Le conseil d’administration décidait donc de poursuivre. Il n’a malheureusement pas été possible de parvenir enfin à un résultat positif.

Le bilan de cette année agricole le confirme : le tournesol a été très mal semé sur un terrain mal préparé. La germination ne s’est donc presque pas effectuée. Quant au blé, la récolte, bien maigre, a néanmoins été transformée en farine qui sera distribuée dans le courant de l’hiver aux familles les plus nécessiteuses.

Il a donc été décidé de mettre un terme à cette action qui se solde par un échec.

Et cela nous rappelle la difficulté d’initier des actions économiques sur le terrain dans ces pays sortant du collectivisme.

 

Une visite chez un jeune couple d’agriculteurs

Une visite nous a remis un peu de baume au cœur : un jeune couple, PAVEL et SNEJANA (Blanche-neige en français), éleveurs avec 5 vaches laitières, nous a fait bonne impression par son dynamisme. (Est-ce parce qu’ils vivent dans une zone de collines moins touchée historiquement par le collectivisme ?…).

Ils commercialisent leur lait par vente directe aux particuliers et en tirent ainsi un meilleur profit ; leurs revenus sont toutefois très faibles et cela ne leur permet pas de moderniser quelque peu des bâtiments très vétustes.

Nous leur avons demandé s’ils étaient intéressés par le matériel de la ferme de Smirninsky pour compléter le leur qui est très sommaire !

Ils ont accepté, en nous assurant qu’ils feraient profiter de leurs cultures les chrétiens de la région de Berkovitza.

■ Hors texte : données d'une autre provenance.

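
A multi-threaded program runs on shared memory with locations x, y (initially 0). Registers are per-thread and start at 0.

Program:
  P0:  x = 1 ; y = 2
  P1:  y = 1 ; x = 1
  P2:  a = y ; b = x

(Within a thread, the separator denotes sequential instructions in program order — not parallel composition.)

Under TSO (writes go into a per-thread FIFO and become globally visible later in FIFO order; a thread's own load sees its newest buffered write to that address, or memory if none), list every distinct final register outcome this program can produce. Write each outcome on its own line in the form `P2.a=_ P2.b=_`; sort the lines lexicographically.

outcome vector order: (P2.a,P2.b)
|TSO outcomes| = 5

P2.a=0 P2.b=0
P2.a=0 P2.b=1
P2.a=1 P2.b=0
P2.a=1 P2.b=1
P2.a=2 P2.b=1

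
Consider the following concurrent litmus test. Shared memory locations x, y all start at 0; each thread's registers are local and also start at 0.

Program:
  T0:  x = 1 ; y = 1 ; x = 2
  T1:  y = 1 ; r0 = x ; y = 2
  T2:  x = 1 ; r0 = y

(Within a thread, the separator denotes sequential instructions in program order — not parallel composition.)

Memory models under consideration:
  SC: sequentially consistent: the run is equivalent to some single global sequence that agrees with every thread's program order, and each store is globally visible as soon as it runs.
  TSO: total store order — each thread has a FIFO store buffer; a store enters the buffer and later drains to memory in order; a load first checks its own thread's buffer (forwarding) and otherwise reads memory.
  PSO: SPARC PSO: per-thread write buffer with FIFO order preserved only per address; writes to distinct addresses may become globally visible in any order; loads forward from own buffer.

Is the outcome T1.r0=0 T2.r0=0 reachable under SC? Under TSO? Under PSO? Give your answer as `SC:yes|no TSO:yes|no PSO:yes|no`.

SC:no TSO:yes PSO:yes

outcome vector order: (T1.r0,T2.r0)
SC: 8 outcomes — {(0,1) (0,2) (1,0) (1,1) (1,2) (2,0) (2,1) (2,2)}
TSO: 9 outcomes — {(0,0) (0,1) (0,2) (1,0) (1,1) (1,2) (2,0) (2,1) (2,2)}
PSO: 9 outcomes — {(0,0) (0,1) (0,2) (1,0) (1,1) (1,2) (2,0) (2,1) (2,2)}
target (0,0) ∈ {TSO,PSO}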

Nous sommes heureux que notre matériel soit ainsi récupéré et souhaitons qu’il soit mieux valorisé.

 

Quelques informations sur la Bulgarie

Joël Chiron nous dit que la situation économique continue à se dégrader alors que l’insécurité et la criminalité se développent de manière inquiétante depuis deux ans. En même temps, il y a pour plusieurs une recherche de "valeurs spirituelles". Ainsi, dans deux villes au nord-ouest (région de VIDIN) et dans la ville de WRATZA au sud (en direction de Sofia) des personnes ont demandé à entendre la Parole de Dieu et la bonne nouvelle du salut en Jésus-Christ.